Director David Macdonald’s 1950 thriller Cairo Road stars Laurence Harvey, aged 21, at the start of his film career, although already in his fifth film.
He supports his friend Eric Portman in an exotically located British crime melodrama, in which an Egyptian colonel of police, Colonel Youssef Bey (Portman), and his new young lieutenant assistant, Lieutenant Mourad (Harvey), from the Egyptian Narcotics Bureau unit, investigate a case of narcotics smuggling by an organised band.
Portman’s performance, a strong support cast, Oswald Morris’s noirish black and white cinematography and the unusual locations (Cairo and Port Said, Egypt) partly compensate for the creakiness of the thriller and the woodenness of the production.
The cast includes Egyptian film star Camelia (as Anna Michelis) in her last film. She was killed on 31 August 1950 in the plane crash of TWA Flight 903 when she was 31.
Also in the cast are Maria Mauban, Karel Stepanek, Harold Lang, Grégoire Aslan, John Gregson, Camelia, John Bailey, Martin Boddey, Marne Maitland, Abraham Sofaer, Oscar Quitak, Peter Jones, and Eric Pohlmann.
Principal photography took place in Egypt and it was also made in the studio at Welwyn Studios, Welwyn Garden City, Hertfordshire, England.

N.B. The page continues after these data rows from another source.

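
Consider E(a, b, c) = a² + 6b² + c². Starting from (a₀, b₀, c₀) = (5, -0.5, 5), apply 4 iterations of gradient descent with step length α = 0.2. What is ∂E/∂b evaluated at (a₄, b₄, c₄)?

∇E = (2a, 12b, 2c)
(a₁, b₁, c₁) = (5, -0.5, 5) − 0.2·(10, -6, 10) = (3, 0.7, 3)
(a₂, b₂, c₂) = (3, 0.7, 3) − 0.2·(6, 8.4, 6) = (1.8, -0.98, 1.8)
(a₃, b₃, c₃) = (1.8, -0.98, 1.8) − 0.2·(3.6, -11.76, 3.6) = (1.08, 1.372, 1.08)
(a₄, b₄, c₄) = (1.08, 1.372, 1.08) − 0.2·(2.16, 16.464, 2.16) = (0.648, -1.9208, 0.648)
∂E/∂b at (0.648, -1.9208, 0.648) = -23.0496

-23.0496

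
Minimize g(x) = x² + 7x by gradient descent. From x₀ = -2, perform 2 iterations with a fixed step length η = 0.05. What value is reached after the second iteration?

-2.285

g′(x) = 2x + 7
Step 1: g′(-2) = 3; x₁ = -2 − 0.05·3 = -2.15
Step 2: g′(-2.15) = 2.7; x₂ = -2.15 − 0.05·2.7 = -2.285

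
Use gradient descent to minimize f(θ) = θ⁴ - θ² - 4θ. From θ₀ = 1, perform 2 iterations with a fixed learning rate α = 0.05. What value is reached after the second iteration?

f′(θ) = 4θ³ - 2θ - 4
Step 1: f′(1) = -2; θ₁ = 1 − 0.05·(-2) = 1.1
Step 2: f′(1.1) = -0.876; θ₂ = 1.1 − 0.05·(-0.876) = 1.1438

1.1438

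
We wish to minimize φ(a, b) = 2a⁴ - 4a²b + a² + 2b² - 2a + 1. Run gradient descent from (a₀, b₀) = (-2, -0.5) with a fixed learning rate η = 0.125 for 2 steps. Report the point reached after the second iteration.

(-445.859375, 30.90625)

∇φ = (8a³ - 8ab + 2a - 2, -4a² + 4b)
(a₁, b₁) = (-2, -0.5) − 0.125·(-78, -18) = (7.75, 1.75)
(a₂, b₂) = (7.75, 1.75) − 0.125·(3628.875, -233.25) = (-445.859375, 30.90625)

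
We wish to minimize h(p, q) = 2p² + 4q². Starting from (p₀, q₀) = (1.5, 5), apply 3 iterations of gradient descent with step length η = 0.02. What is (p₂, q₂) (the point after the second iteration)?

(1.2696, 3.528)

∇h = (4p, 8q)
Step 1: at (1.5, 5), ∇h = (6, 40) → (1.5, 5) − 0.02·(6, 40) = (1.38, 4.2)
Step 2: at (1.38, 4.2), ∇h = (5.52, 33.6) → (1.38, 4.2) − 0.02·(5.52, 33.6) = (1.2696, 3.528)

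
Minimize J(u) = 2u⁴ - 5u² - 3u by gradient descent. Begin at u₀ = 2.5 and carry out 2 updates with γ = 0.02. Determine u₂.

0.70390144

J′(u) = 8u³ - 10u - 3
u₁ = 2.5 − 0.02·97 = 0.56
u₂ = 0.56 − 0.02·(-7.195072) = 0.70390144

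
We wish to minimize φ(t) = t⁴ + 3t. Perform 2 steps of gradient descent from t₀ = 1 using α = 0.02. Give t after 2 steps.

0.74911552

φ′(t) = 4t³ + 3
Step 1: φ′(1) = 7; t₁ = 1 − 0.02·7 = 0.86
Step 2: φ′(0.86) = 5.544224; t₂ = 0.86 − 0.02·5.544224 = 0.74911552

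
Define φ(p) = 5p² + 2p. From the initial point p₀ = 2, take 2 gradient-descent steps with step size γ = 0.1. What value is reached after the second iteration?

-0.2

φ′(p) = 10p + 2
Step 1: φ′(2) = 22; p₁ = 2 − 0.1·22 = -0.2
Step 2: φ′(-0.2) = 0; p₂ = -0.2 − 0.1·0 = -0.2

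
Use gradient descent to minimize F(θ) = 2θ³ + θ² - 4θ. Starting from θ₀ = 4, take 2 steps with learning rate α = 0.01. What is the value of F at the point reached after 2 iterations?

25.247168

F′(θ) = 6θ² + 2θ - 4
θ₁ = 4 − 0.01·100 = 3
θ₂ = 3 − 0.01·56 = 2.44
F(2.44) = 25.247168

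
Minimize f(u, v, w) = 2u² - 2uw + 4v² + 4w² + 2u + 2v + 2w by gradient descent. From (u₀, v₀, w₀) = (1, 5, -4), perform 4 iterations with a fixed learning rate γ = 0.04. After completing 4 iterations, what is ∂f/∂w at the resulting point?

-5.49572608

∇f = (4u - 2w + 2, 8v + 2, -2u + 8w + 2)
Step 1: at (1, 5, -4), ∇f = (14, 42, -32) → (1, 5, -4) − 0.04·(14, 42, -32) = (0.44, 3.32, -2.72)
Step 2: at (0.44, 3.32, -2.72), ∇f = (9.2, 28.56, -20.64) → (0.44, 3.32, -2.72) − 0.04·(9.2, 28.56, -20.64) = (0.072, 2.1776, -1.8944)
Step 3: at (0.072, 2.1776, -1.8944), ∇f = (6.0768, 19.4208, -13.2992) → (0.072, 2.1776, -1.8944) − 0.04·(6.0768, 19.4208, -13.2992) = (-0.171072, 1.400768, -1.362432)
Step 4: at (-0.171072, 1.400768, -1.362432), ∇f = (4.040576, 13.206144, -8.557312) → (-0.171072, 1.400768, -1.362432) − 0.04·(4.040576, 13.206144, -8.557312) = (-0.33269504, 0.87252224, -1.02013952)
∂f/∂w at (-0.33269504, 0.87252224, -1.02013952) = -5.49572608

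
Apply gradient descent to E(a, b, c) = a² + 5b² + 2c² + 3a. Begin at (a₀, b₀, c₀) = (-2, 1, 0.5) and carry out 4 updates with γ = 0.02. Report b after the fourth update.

∇E = (2a + 3, 10b, 4c)
(a₁, b₁, c₁) = (-2, 1, 0.5) − 0.02·(-1, 10, 2) = (-1.98, 0.8, 0.46)
(a₂, b₂, c₂) = (-1.98, 0.8, 0.46) − 0.02·(-0.96, 8, 1.84) = (-1.9608, 0.64, 0.4232)
(a₃, b₃, c₃) = (-1.9608, 0.64, 0.4232) − 0.02·(-0.9216, 6.4, 1.6928) = (-1.942368, 0.512, 0.389344)
(a₄, b₄, c₄) = (-1.942368, 0.512, 0.389344) − 0.02·(-0.884736, 5.12, 1.557376) = (-1.92467328, 0.4096, 0.35819648)
b = 0.4096

0.4096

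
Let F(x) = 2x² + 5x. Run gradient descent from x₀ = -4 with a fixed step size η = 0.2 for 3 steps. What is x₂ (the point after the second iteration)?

F′(x) = 4x + 5
x₁ = -4 − 0.2·(-11) = -1.8
x₂ = -1.8 − 0.2·(-2.2) = -1.36

-1.36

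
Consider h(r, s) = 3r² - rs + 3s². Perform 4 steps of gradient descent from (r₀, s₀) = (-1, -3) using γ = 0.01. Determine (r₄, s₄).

∇h = (6r - s, -r + 6s)
Step 1: at (-1, -3), ∇h = (-3, -17) → (-1, -3) − 0.01·(-3, -17) = (-0.97, -2.83)
Step 2: at (-0.97, -2.83), ∇h = (-2.99, -16.01) → (-0.97, -2.83) − 0.01·(-2.99, -16.01) = (-0.9401, -2.6699)
Step 3: at (-0.9401, -2.6699), ∇h = (-2.9707, -15.0793) → (-0.9401, -2.6699) − 0.01·(-2.9707, -15.0793) = (-0.910393, -2.519107)
Step 4: at (-0.910393, -2.519107), ∇h = (-2.943251, -14.204249) → (-0.910393, -2.519107) − 0.01·(-2.943251, -14.204249) = (-0.88096049, -2.37706451)

(-0.88096049, -2.37706451)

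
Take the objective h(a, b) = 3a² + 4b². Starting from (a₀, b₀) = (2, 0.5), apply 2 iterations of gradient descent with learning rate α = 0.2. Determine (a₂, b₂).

(0.08, 0.18)

∇h = (6a, 8b)
Step 1: at (2, 0.5), ∇h = (12, 4) → (2, 0.5) − 0.2·(12, 4) = (-0.4, -0.3)
Step 2: at (-0.4, -0.3), ∇h = (-2.4, -2.4) → (-0.4, -0.3) − 0.2·(-2.4, -2.4) = (0.08, 0.18)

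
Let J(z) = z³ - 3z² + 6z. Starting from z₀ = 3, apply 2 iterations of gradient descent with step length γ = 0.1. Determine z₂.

1.125

J′(z) = 3z² - 6z + 6
z₁ = 3 − 0.1·15 = 1.5
z₂ = 1.5 − 0.1·3.75 = 1.125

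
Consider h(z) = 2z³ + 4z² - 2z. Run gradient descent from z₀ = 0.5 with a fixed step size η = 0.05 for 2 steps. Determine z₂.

h′(z) = 6z² + 8z - 2
z₁ = 0.5 − 0.05·3.5 = 0.325
z₂ = 0.325 − 0.05·1.23375 = 0.2633125

0.2633125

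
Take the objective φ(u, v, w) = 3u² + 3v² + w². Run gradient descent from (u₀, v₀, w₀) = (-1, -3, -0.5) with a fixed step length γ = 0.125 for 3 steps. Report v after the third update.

∇φ = (6u, 6v, 2w)
Step 1: at (-1, -3, -0.5), ∇φ = (-6, -18, -1) → (-1, -3, -0.5) − 0.125·(-6, -18, -1) = (-0.25, -0.75, -0.375)
Step 2: at (-0.25, -0.75, -0.375), ∇φ = (-1.5, -4.5, -0.75) → (-0.25, -0.75, -0.375) − 0.125·(-1.5, -4.5, -0.75) = (-0.0625, -0.1875, -0.28125)
Step 3: at (-0.0625, -0.1875, -0.28125), ∇φ = (-0.375, -1.125, -0.5625) → (-0.0625, -0.1875, -0.28125) − 0.125·(-0.375, -1.125, -0.5625) = (-0.015625, -0.046875, -0.2109375)
v = -0.046875

-0.046875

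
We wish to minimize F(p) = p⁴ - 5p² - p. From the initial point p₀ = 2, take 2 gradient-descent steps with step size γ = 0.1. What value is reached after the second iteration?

1.6084

F′(p) = 4p³ - 10p - 1
Step 1: F′(2) = 11; p₁ = 2 − 0.1·11 = 0.9
Step 2: F′(0.9) = -7.084; p₂ = 0.9 − 0.1·(-7.084) = 1.6084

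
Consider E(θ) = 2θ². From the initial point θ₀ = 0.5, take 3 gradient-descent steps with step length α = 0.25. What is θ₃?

0

E′(θ) = 4θ
Step 1: E′(0.5) = 2; θ₁ = 0.5 − 0.25·2 = 0
Step 2: E′(0) = 0; θ₂ = 0 − 0.25·0 = 0
Step 3: E′(0) = 0; θ₃ = 0 − 0.25·0 = 0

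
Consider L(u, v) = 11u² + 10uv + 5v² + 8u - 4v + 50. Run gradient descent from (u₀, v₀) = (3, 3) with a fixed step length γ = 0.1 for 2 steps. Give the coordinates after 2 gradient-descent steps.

(10.68, 7.8)

∇L = (22u + 10v + 8, 10u + 10v - 4)
(u₁, v₁) = (3, 3) − 0.1·(104, 56) = (-7.4, -2.6)
(u₂, v₂) = (-7.4, -2.6) − 0.1·(-180.8, -104) = (10.68, 7.8)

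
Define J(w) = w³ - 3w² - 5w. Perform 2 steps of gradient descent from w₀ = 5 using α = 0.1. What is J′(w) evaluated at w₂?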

Cairo Road is directed by David Macdonald, runs 95 minutes, is made by Mayflower Productions, is released by Associated British Picture Corporation, is written by Robert Westerby (original story and screenplay), is shot in black and white by Oswald Morris, is produced by Aubrey Baring and Maxwell Setton, and is scored by Robert Gill.
Producer Maxwell Setton was born in Cairo and his film was based on real Egyptian police cases. Originally known as Poison Road, it was made with Egyptian government co-operation.